The most popular brands that people tattoo on themselves like Harley-Davidson, Nike, Coke, and Disney share certain qualities:

  1. Tattooed brands are iconic in nature; they are deeply rooted in our contemporary cultural mythology.
  2. Tattooed brands have strong visual appeal—an iconic image like the Nike symbol is a powerful visual marker.
  3. Tattooed brands are effective at lifestyle marketing. They represent and promote a way of being in the world, a lifestyle philosophy. Vans and Jimmy Buffet are terrific examples of successful lifestyle marketing.
  4. Tattooed brands tend to offer a promise of an ideal experience the customer is seeking. For example, Harley’s blazing eagle image symbolizes freedom on the open road.

The #1 Place Customers Tattoo Themselves

Where’s the most prevalent place for customers to tattoo the brands they love? It’s not their arms, shoulders, or even backs: it’s in their minds.

Customers instinctively create mental tattoos, powerful associations between brands and experiences.

Marketers should focus on creating experiences the customers want. These experiences leave a mental imprint that’s difficult to measure, but undoubtedly present. We can say that a salient mental imprint—a tattoo on the customer’s psyche—is the goal of successful branding efforts.

Marketers should see tattoos as portals from the customer’s personal values to their real-life experiences instead of just a gateway to sales.

The purpose and role of the brand is to open their customers up to a meaningful experience that later becomes associated with the brand.

Again, tattoos represent an intricate web of experiences, feelings, and memories. As marketers, our job is to set the conditions for these experiences, feelings, and memories—not simply sell a product or service.

Create Meaningful Experiences for Your Customers

How do you set the conditions to create meaningful experiences for your customers?

1. Start by understanding your customers.

Ask your customers questions directly.

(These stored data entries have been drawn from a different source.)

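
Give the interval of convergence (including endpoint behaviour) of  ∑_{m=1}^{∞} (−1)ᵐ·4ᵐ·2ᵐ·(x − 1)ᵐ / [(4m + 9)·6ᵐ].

Ratio test: |a_{m+1}/a_m| = [(4m + 9)/(4(m+1) + 9)] · 4·2/6 → 4/3 as m → ∞.
Convergence for |x − 1| · 4/3 < 1, i.e. |x − 1| < 3/4. So R = 3/4.
Endpoint x = 7/4: the terms alternate in sign and decrease monotonically to 0 in absolute value (size ~ c/m), so the alternating series test gives convergence.
Check x = 1/4: comparison with the harmonic series Σ 1/m shows the series diverges.

(1/4, 7/4]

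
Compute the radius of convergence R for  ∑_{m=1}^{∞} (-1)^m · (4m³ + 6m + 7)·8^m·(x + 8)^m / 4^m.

Ratio test: |a_{m+1}/a_m| = [(4(m+1)³ + 6(m+1) + 7)/(4m³ + 6m + 7)] · 8/4 → 2 as m → ∞.
Convergence for |x + 8| · 2 < 1, i.e. |x + 8| < 1/2. So R = 1/2.

R = 1/2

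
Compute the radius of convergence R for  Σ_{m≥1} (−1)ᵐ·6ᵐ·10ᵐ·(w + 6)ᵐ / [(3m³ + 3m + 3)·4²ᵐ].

Ratio test: |a_{m+1}/a_m| = [(3m³ + 3m + 3)/(3(m+1)³ + 3(m+1) + 3)] · 6·10/16 → 15/4 as m → ∞.
Hence the series converges for |w + 6| < 1/(15/4) = 4/15, so the radius of convergence is 4/15.

R = 4/15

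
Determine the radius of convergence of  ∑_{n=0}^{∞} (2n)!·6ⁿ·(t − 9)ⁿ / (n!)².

The ratio of consecutive coefficients is (2n+1)·(2n+2)/(n+1)² · 6 → 24.
Hence the series converges for |t − 9| < 1/(24) = 1/24, so the radius of convergence is 1/24.

R = 1/24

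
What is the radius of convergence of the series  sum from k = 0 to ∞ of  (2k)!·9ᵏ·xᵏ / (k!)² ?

The ratio of consecutive coefficients is (2k+1)·(2k+2)/(k+1)² · 9 → 36.
Convergence for |x| · 36 < 1, i.e. |x| < 1/36. So R = 1/36.

R = 1/36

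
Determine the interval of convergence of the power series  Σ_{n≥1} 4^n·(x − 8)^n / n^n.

(−∞, ∞)

Applying the root test, |a_n|^(1/n) = 4/n → 0.
The limit is 0 for every x, so R = ∞.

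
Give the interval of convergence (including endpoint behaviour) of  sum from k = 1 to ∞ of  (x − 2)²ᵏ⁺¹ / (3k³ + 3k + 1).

Apply the ratio test: |a_{k+1}| / |a_k| = (3k³ + 3k + 1)/(3(k+1)³ + 3(k+1) + 1), which tends to 1 as k → ∞.
Writing y = (x − 2)², the series in y has radius 1, so |x − 2| < √(1) = 1 and R = 1.
Endpoint x = 3: the series is dominated by a constant times Σ 1/k³, which converges (p = 3 > 1).
When x = 1, the terms are on the order of 1/k³, so the series converges absolutely by comparison with the p-series (p = 3 > 1).

[1, 3]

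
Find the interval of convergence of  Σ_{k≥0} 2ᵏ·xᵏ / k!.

(−∞, ∞)

By the ratio test, |a_{k+1}/a_k| = 2 · 1/(k+1) → 0.
The limit is 0, so the series converges for all x; R = ∞.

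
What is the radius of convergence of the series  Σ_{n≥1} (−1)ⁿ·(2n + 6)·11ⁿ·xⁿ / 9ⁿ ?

The ratio of consecutive coefficients is [(2(n+1) + 6)/(2n + 6)] · 11/9 → 11/9.
Convergence for |x| · 11/9 < 1, i.e. |x| < 9/11. So R = 9/11.

R = 9/11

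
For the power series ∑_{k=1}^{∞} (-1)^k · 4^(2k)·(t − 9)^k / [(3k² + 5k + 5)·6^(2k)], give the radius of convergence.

The ratio of consecutive coefficients is [(3k² + 5k + 5)/(3(k+1)² + 5(k+1) + 5)] · 16/36 → 4/9.
Hence the series converges for |t − 9| < 1/(4/9) = 9/4, so the radius of convergence is 9/4.

R = 9/4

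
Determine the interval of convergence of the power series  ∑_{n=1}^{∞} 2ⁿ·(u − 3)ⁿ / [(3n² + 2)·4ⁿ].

By the ratio test, |a_{n+1}/a_n| = [(3n² + 2)/(3(n+1)² + 2)] · 2/4 → 1/2.
Convergence for |u − 3| · 1/2 < 1, i.e. |u − 3| < 2. So R = 2.
When u = 5, absolute convergence follows by limit comparison with Σ 1/n².
Endpoint u = 1: the series is dominated by a constant times Σ 1/n², which converges (p = 2 > 1).

[1, 5]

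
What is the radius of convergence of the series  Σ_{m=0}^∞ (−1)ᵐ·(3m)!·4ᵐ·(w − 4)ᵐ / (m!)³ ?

R = 1/108

Apply the ratio test: |a_{m+1}| / |a_m| = (3m+1)·(3m+2)·(3m+3)/(m+1)³ · 4, which tends to 108 as m → ∞.
Hence the series converges for |w − 4| < 1/(108) = 1/108, so the radius of convergence is 1/108.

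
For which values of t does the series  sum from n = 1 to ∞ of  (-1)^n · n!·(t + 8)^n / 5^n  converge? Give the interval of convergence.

{-8}

Apply the ratio test: |a_{n+1}| / |a_n| = (n+1) · 1/5, which tends to ∞ as n → ∞.
The terms grow without bound for any (t + 8) ≠ 0, so R = 0 (convergence only at t = -8).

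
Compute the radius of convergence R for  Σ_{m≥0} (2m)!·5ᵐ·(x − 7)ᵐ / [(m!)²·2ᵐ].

R = 1/10

The ratio of consecutive coefficients is (2m+1)·(2m+2)/(m+1)² · 5/2 → 10.
Hence the series converges for |x − 7| < 1/(10) = 1/10, so the radius of convergence is 1/10.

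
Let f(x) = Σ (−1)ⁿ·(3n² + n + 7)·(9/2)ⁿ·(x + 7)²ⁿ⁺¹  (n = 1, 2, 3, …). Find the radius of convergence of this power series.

Apply the ratio test: |a_{n+1}| / |a_n| = [(3(n+1)² + (n+1) + 7)/(3n² + n + 7)] · 9/2, which tends to 9/2 as n → ∞.
Writing y = (x + 7)², the series in y has radius 2/9, so |x + 7| < √(2/9) and R = √2/3.

R = √2/3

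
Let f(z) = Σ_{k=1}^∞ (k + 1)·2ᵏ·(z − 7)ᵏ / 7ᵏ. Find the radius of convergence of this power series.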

If you operate a retail store with cooking supplies you might ask:

  • What is your ideal customer experience when you enter our store?
  • What do you value most when you’re cooking in your kitchen?
  • How do our products make your life easier?
  • What are the dominant feelings you get when you shop in our store?

Questions like these can provide you with infinitely more useful information about your customers than demographics, psychographics, or focus groups.

2. Brainstorm ways to create the ideal customer experience on a consistent basis.

Think about:

  • How can you surprise your customers?
  • How can you serve your customers better than anyone else?
  • How can you create a consistent experience that your customers will come to expect and enjoy?

Although it’s unlikely that you’ll hit the ideal experience every time, the closer you can get to it with each interaction, the more meaningful—and irreplaceable—you will become to your customers.

3. Develop a framework for your brand.

An effective brand framework should:

  • Highlight what’s most important to your customers.
  • Align your organization to better serve your customers.
  • Help you make better decisions that will impact long-term loyalty and growth.
  • Predict consumer behavior by understanding your customer’s motivations.

An effective brand framework acts as an evaluative tool: something you can use to determine whether or not your marketing efforts will resonate with your customers by connecting to something that they value about the brand.

Onward

The measure of success is not in the number of customers who rush out to tattoo your logo on their bodies. The most important mark will always lie in your customers’ minds.

Creating a brand framework will help you create consistent meaningful experiences for your customers, causing them to “tattoo” your brand’s image in your customer’s hearts and minds.